Output Corridor Impulsive Control of First-order Continuous System with Non-local Attractivity Analysis

TL;DR

This paper develops an impulsive control method for linear systems to keep outputs within a specified corridor, with applications in chemical kinetics and medicine dosing.

Contribution

It introduces a novel impulsive control design for hybrid systems, ensuring local and global attractivity of a stable periodic solution within a predefined corridor.

Findings

Successfully designed a 1-cycle stable solution for the control problem.

Established conditions for local and global attractivity of the 1-cycle.

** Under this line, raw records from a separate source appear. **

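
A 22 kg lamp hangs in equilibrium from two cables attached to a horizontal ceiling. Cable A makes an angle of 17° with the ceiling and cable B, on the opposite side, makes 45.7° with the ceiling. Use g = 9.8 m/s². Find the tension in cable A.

T_A ≈ 169 N

Weight W = 22 × 9.8 = 215.6 N acts straight down.
Horizontal: T_A cos 17° = T_B cos 45.7°  →  T_B = 1.369 T_A.
Vertical: T_A sin 17° + T_B sin 45.7° = 215.6.
Substituting the horizontal relation into the vertical equation gives 1.272 T_A = 215.6, so T_A = 169.5 N.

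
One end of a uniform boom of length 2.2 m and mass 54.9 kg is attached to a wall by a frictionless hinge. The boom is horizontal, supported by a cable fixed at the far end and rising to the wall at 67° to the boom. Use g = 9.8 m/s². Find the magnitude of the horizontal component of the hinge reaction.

H_x ≈ 114 N

Take torques about the hinge: T sin 67° · 2.2 = 54.9×9.8×1.1 = 591.82 N·m.
So T = 591.82 / (0.9205 × 2.2) = 292.24 N.
ΣF_x = 0: H_x = T cos 67° = 114.19 N.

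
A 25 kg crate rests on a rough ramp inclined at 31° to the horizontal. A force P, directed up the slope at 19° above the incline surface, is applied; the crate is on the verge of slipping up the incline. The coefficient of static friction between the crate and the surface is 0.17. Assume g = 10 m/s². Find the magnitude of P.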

Numerical example demonstrates application to intravenous paracetamol dosing.

Abstract

This paper addresses the design of an impulsive controller for a continuous scalar time-invariant linear plant that constitutes the simplest conceivable model of chemical kinetics. The model is ubiquitous in process control as well as pharmacometrics and readily generalizes to systems of Wiener structure. Given the impulsive nature of the feedback, the control problem formulation is particularly suited to discrete dosing applications in engineering and medicine, where both doses and inter-dose intervals are manipulated. Since the feedback controller acts at discrete time instants and employs both amplitude and frequency modulation, whereas the plant is continuous, the closed-loop system exhibits hybrid dynamics featuring complex nonlinear phenomena. The problem of confining the plant output to a predefined corridor of values is considered. The method at the heart of the proposed approach is to design a stable periodic solution, called a 1-cycle, whose one-dimensional orbit coincides with the predefined corridor. Conditions ensuring local and global attractivity of the 1-cycle are established. As a numerical illustration of the proposed approach, the problem of intravenous paracetamol dosing is considered.